Wer hat die Kartoffelchips erfundenWerden Kartoffelchips zubereitet, dann werden zunächst rohe Kartoffeln in Scheiben geschnitten. Danach kommen sie in Salzwasser, werden abgetrocknet und schließlich kurz in Pflanzenöl ausgebacken. Danach werden sie gesalzen und mit verschiedenen Gewürzen vermischt. Kartoffelchips gibt es in vielen verschiedenen Geschmackssorten.

Wer ein bisschen nachforscht, stößt auf einen Mann namens George Crum. Er soll die Kartoffelchips erfunden haben. Er war Koch in einem Hotel in Saratoga Springs in den USA. Im August 1853 soll er einen anspruchsvollen Gast gehabt haben. Der Mann beschwerte sich darüber, dass die Bratkartoffeln zu dick waren und ließ sie immer wieder zurückgehen, heißt es. George Crum soll daraufhin so dünne Kartoffelscheiben gebacken haben, dass sie sich nicht mehr mit der Gabel aufspießen ließen. Dann war sein Gast zufrieden. Die superdünnen Kartoffelscheiben sollen als Saratoga Chips auf die Speisekarte gefunden haben. Ob diese Geschichte stimmt, ist nicht ganz klar. Es könnte auch sein, dass die Schwester von George Crum eine ganz dünne Kartoffelscheibe versehentlich in heißes Fett fallen ließ. George Crum könnte davon so begeistert gewesen sein, dass er die Kartoffelchips im Restaurant anbot, heißt es.
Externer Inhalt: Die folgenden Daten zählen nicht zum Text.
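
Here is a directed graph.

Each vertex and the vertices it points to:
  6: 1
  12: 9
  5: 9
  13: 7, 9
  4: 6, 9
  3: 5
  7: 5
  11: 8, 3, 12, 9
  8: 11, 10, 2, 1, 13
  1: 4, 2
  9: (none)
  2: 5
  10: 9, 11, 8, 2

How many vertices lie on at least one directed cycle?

6

A vertex is on a directed cycle iff it belongs to a strongly connected component of size ≥ 2 (or has a self-loop).
The vertices on cycles are {1, 4, 6, 8, 10, 11} — 6 in total.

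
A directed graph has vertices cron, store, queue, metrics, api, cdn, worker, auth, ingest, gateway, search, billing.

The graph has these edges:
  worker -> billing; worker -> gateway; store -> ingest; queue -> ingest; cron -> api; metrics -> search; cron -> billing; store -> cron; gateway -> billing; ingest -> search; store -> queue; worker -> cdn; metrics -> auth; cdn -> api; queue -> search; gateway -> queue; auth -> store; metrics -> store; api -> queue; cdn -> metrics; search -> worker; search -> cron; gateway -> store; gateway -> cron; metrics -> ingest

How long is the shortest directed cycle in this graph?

For each vertex v, BFS finds the shortest path from v back to v.
The shortest such closed walk is worker → gateway → queue → search → worker, length 4.

4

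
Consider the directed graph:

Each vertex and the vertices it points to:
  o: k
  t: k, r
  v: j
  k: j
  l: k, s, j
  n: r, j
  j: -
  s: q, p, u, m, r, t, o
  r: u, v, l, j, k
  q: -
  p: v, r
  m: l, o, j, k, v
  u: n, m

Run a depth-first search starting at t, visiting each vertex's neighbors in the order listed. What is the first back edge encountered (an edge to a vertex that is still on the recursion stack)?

DFS from t (visiting each vertex's neighbors in the order listed); mark gray on enter, black on exit:
t gray
  k gray
    j gray
    j black
  k black
  r gray
    u gray
      n gray
        n→r: r is gray → back edge
First back edge: n → r.

n->r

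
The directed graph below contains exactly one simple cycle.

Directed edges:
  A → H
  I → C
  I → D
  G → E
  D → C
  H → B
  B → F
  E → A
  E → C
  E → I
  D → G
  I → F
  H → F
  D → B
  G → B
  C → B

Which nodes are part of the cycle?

DFS with gray/black marking from E:
E gray
  A gray
    H gray
      B gray
        F gray
        F black
      B black
      H→F: F black — skip
    H black
  A black
  C gray
    C→B: B black — skip
  C black
  I gray
    D gray
      D→C: C black — skip
      D→B: B black — skip
      G gray
        G→E: E is gray → back edge
Back edge closes the cycle E → I → D → G → E; its vertices are {D, E, G, I}.

D, E, G, I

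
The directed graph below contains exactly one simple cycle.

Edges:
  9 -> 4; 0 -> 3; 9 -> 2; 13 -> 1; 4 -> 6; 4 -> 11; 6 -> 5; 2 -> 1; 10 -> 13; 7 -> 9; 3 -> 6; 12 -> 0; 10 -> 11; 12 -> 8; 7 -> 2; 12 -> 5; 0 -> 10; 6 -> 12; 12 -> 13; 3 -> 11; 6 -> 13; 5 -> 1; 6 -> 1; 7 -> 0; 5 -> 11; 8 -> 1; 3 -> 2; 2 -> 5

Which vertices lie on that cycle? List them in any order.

0, 3, 6, 12

DFS with gray/black marking from 0:
0 gray
  3 gray
    2 gray
      1 gray
      1 black
      5 gray
        11 gray
        11 black
        5→1: 1 black — skip
      5 black
    2 black
    3→11: 11 black — skip
    6 gray
      12 gray
        12→0: 0 is gray → back edge
Back edge closes the cycle 0 → 3 → 6 → 12 → 0; its vertices are {0, 3, 6, 12}.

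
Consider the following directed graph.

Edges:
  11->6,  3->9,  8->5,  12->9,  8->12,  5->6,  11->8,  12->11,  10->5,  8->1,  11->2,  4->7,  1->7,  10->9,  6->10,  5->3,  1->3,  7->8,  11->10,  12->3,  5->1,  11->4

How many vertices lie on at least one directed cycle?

A vertex is on a directed cycle iff it belongs to a strongly connected component of size ≥ 2 (or has a self-loop).
The vertices on cycles are {1, 4, 5, 6, 7, 8, 10, 11, 12} — 9 in total.

9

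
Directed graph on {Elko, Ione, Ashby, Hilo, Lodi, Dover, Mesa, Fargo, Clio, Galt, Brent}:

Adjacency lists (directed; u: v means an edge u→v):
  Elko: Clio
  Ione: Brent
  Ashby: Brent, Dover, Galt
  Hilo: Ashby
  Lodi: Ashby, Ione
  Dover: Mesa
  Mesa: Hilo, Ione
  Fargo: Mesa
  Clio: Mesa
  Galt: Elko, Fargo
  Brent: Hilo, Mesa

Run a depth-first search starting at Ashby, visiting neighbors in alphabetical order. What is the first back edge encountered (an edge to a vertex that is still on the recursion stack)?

DFS from Ashby (visiting neighbors in alphabetical order); mark gray on enter, black on exit:
Ashby gray
  Brent gray
    Hilo gray
      Hilo→Ashby: Ashby is gray → back edge
First back edge: Hilo → Ashby.

Hilo->Ashby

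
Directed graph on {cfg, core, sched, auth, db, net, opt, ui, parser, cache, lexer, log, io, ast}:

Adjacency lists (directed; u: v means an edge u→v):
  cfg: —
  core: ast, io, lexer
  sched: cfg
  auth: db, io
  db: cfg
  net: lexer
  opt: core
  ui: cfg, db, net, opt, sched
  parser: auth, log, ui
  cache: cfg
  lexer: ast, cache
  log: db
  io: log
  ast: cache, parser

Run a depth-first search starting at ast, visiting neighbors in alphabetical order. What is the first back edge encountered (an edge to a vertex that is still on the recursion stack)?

lexer->ast

DFS from ast (visiting neighbors in alphabetical order); mark gray on enter, black on exit:
ast gray
  cache gray
    cfg gray
    cfg black
  cache black
  parser gray
    auth gray
      db gray
        db→cfg: cfg black — skip
      db black
      io gray
        log gray
          log→db: db black — skip
        log black
      io black
    auth black
    parser→log: log black — skip
    ui gray
      ui→cfg: cfg black — skip
      ui→db: db black — skip
      net gray
        lexer gray
          lexer→ast: ast is gray → back edge
First back edge: lexer → ast.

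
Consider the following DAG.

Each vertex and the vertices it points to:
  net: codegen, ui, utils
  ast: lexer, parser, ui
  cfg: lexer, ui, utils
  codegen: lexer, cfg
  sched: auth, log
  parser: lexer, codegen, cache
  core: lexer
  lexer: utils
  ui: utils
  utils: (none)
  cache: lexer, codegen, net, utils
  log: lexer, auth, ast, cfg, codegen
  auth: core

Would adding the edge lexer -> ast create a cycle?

Adding lexer→ast creates a cycle iff ast can already reach lexer.
Path from ast: ast → lexer.
So ast → … → lexer → ast is a cycle.

Yes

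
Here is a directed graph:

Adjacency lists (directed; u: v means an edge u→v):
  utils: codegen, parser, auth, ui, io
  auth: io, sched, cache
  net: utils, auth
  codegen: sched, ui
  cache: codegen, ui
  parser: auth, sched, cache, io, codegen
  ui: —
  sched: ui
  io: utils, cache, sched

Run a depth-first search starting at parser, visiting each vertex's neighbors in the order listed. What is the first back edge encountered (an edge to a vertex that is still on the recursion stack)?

DFS from parser (visiting each vertex's neighbors in the order listed); mark gray on enter, black on exit:
parser gray
  auth gray
    io gray
      utils gray
        codegen gray
          sched gray
            ui gray
            ui black
          sched black
          codegen→ui: ui black — skip
        codegen black
        utils→parser: parser is gray → back edge
First back edge: utils → parser.

utils→parser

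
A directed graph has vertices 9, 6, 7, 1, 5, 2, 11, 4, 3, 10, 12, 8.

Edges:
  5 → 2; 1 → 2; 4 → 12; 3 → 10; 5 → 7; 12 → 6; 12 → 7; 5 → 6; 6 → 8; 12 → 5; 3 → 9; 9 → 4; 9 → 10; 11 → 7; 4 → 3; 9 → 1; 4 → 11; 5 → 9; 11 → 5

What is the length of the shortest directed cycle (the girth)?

3

For each vertex v, BFS finds the shortest path from v back to v.
The shortest such closed walk is 9 → 4 → 3 → 9, length 3.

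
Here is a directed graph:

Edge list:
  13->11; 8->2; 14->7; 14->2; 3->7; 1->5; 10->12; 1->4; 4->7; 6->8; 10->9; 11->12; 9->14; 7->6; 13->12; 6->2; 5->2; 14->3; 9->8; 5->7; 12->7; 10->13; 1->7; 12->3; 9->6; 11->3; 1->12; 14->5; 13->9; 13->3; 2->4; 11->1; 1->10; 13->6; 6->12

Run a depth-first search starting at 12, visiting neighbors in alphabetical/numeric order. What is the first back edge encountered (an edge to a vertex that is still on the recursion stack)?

DFS from 12 (visiting neighbors in alphabetical/numeric order); mark gray on enter, black on exit:
12 gray
  3 gray
    7 gray
      6 gray
        2 gray
          4 gray
            4→7: 7 is gray → back edge
First back edge: 4 → 7.

4->7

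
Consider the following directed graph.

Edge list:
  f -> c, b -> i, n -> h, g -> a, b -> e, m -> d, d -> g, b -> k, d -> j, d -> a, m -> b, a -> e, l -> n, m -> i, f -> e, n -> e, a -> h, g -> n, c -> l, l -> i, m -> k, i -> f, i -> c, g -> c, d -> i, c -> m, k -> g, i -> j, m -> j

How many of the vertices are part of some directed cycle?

9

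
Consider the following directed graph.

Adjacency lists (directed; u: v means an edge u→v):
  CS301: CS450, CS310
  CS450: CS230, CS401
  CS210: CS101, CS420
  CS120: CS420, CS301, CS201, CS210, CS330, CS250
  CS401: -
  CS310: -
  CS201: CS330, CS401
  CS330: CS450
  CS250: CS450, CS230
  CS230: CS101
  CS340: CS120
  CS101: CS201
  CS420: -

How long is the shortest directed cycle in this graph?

5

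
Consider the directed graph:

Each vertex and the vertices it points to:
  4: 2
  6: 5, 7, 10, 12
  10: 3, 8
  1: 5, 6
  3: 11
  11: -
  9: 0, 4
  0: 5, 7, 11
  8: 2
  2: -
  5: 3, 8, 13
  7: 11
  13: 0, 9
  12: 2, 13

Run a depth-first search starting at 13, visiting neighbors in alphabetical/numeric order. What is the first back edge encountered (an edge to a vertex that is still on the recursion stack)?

DFS from 13 (visiting neighbors in alphabetical/numeric order); mark gray on enter, black on exit:
13 gray
  0 gray
    5 gray
      3 gray
        11 gray
        11 black
      3 black
      8 gray
        2 gray
        2 black
      8 black
      5→13: 13 is gray → back edge
First back edge: 5 → 13.

5→13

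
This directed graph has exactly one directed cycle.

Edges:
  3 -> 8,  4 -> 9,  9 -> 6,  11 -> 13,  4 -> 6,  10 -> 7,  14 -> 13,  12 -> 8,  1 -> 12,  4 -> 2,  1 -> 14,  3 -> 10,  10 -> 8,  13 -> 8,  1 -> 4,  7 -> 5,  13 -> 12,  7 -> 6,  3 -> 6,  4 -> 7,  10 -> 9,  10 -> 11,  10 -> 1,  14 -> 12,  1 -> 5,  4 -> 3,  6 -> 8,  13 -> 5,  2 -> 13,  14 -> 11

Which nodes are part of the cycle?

1, 3, 4, 10

DFS with gray/black marking from 3:
3 gray
  10 gray
    8 gray
    8 black
    7 gray
      5 gray
      5 black
      6 gray
        6→8: 8 black — skip
      6 black
    7 black
    1 gray
      12 gray
        12→8: 8 black — skip
      12 black
      1→5: 5 black — skip
      4 gray
        4→7: 7 black — skip
        4→3: 3 is gray → back edge
Back edge closes the cycle 3 → 10 → 1 → 4 → 3; its vertices are {1, 3, 4, 10}.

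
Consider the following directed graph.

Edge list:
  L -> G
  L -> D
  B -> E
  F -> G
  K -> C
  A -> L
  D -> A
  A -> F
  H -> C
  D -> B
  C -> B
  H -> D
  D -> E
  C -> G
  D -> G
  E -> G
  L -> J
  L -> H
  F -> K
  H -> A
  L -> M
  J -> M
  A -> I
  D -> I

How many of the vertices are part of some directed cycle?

4

A vertex is on a directed cycle iff it belongs to a strongly connected component of size ≥ 2 (or has a self-loop).
The vertices on cycles are {A, D, H, L} — 4 in total.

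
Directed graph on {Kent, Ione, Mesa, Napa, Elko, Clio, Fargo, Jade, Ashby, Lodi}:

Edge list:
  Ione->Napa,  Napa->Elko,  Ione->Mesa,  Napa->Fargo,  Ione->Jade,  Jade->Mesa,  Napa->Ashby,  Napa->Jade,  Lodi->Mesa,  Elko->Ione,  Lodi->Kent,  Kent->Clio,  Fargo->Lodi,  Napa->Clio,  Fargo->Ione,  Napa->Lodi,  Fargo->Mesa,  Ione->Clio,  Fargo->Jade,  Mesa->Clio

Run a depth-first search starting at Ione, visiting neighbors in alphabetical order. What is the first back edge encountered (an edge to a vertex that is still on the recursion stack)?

Elko->Ione

DFS from Ione (visiting neighbors in alphabetical order); mark gray on enter, black on exit:
Ione gray
  Clio gray
  Clio black
  Jade gray
    Mesa gray
      Mesa→Clio: Clio black — skip
    Mesa black
  Jade black
  Ione→Mesa: Mesa black — skip
  Napa gray
    Ashby gray
    Ashby black
    Napa→Clio: Clio black — skip
    Elko gray
      Elko→Ione: Ione is gray → back edge
First back edge: Elko → Ione.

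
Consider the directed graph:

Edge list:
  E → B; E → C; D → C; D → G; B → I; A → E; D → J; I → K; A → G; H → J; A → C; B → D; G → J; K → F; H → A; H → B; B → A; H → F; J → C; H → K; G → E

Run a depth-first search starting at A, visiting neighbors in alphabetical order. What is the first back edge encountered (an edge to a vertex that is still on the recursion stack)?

DFS from A (visiting neighbors in alphabetical order); mark gray on enter, black on exit:
A gray
  C gray
  C black
  E gray
    B gray
      B→A: A is gray → back edge
First back edge: B → A.

B->A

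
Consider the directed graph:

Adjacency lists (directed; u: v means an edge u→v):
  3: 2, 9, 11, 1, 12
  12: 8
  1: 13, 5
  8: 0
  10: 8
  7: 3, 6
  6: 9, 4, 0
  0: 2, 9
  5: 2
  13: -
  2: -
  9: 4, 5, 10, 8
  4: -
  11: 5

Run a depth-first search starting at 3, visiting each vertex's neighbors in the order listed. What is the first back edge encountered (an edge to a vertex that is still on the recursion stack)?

0→9

DFS from 3 (visiting each vertex's neighbors in the order listed); mark gray on enter, black on exit:
3 gray
  2 gray
  2 black
  9 gray
    4 gray
    4 black
    5 gray
      5→2: 2 black — skip
    5 black
    10 gray
      8 gray
        0 gray
          0→2: 2 black — skip
          0→9: 9 is gray → back edge
First back edge: 0 → 9.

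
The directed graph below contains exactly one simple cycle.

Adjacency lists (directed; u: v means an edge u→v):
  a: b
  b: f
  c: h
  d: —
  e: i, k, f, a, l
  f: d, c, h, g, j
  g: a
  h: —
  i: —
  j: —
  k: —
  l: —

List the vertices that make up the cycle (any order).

a, b, f, g

DFS with gray/black marking from f:
f gray
  d gray
  d black
  c gray
    h gray
    h black
  c black
  f→h: h black — skip
  g gray
    a gray
      b gray
        b→f: f is gray → back edge
Back edge closes the cycle f → g → a → b → f; its vertices are {a, b, f, g}.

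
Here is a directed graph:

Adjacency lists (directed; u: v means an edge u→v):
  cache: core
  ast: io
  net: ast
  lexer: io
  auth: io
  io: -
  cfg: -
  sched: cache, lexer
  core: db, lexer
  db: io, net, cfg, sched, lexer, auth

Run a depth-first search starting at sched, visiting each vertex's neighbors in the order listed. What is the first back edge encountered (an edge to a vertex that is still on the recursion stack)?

db->sched

DFS from sched (visiting each vertex's neighbors in the order listed); mark gray on enter, black on exit:
sched gray
  cache gray
    core gray
      db gray
        io gray
        io black
        net gray
          ast gray
            ast→io: io black — skip
          ast black
        net black
        cfg gray
        cfg black
        db→sched: sched is gray → back edge
First back edge: db → sched.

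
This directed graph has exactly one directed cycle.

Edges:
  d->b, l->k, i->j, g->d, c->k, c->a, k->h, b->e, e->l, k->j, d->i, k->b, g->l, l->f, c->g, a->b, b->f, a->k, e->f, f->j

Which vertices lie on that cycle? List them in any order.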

Heute werden Kartoffelchips in Fabriken hergestellt. Viele Menschen können die Finger nicht davon lassen, wenn sie einmal in die Tüte gegriffen haben. Immer wieder müssen sie zulangen. Fachleute sagen, vermutlich können wir mit dem Naschen nicht aufhören, weil die Chips gesalzen sind. Wir Menschen haben stets Hunger nach Salz. Das ist tief in uns verankert. Die Lust, etwas Salziges zu essen, hat sich schon vor mehr als 100 Millionen Jahren entwickelt. Salz ist für den Körper von Menschen und Tieren lebensnotwendig. Es ist aber nicht nur das Salz allein, das unser Körper unbedingt haben will. Auch das Fett in den Chips spielt eine Rolle. Ähnlich wie beim Salz haben wir die Vorliebe, Fett zu essen, auch von unseren tierischen Vorfahren. Für Tiere ist es absolut notwendig, Fette zu essen. Sie kommen in der Natur nicht oft vor. Sie sind aber entscheidend dafür, dass die Zellen im Körper funktionieren.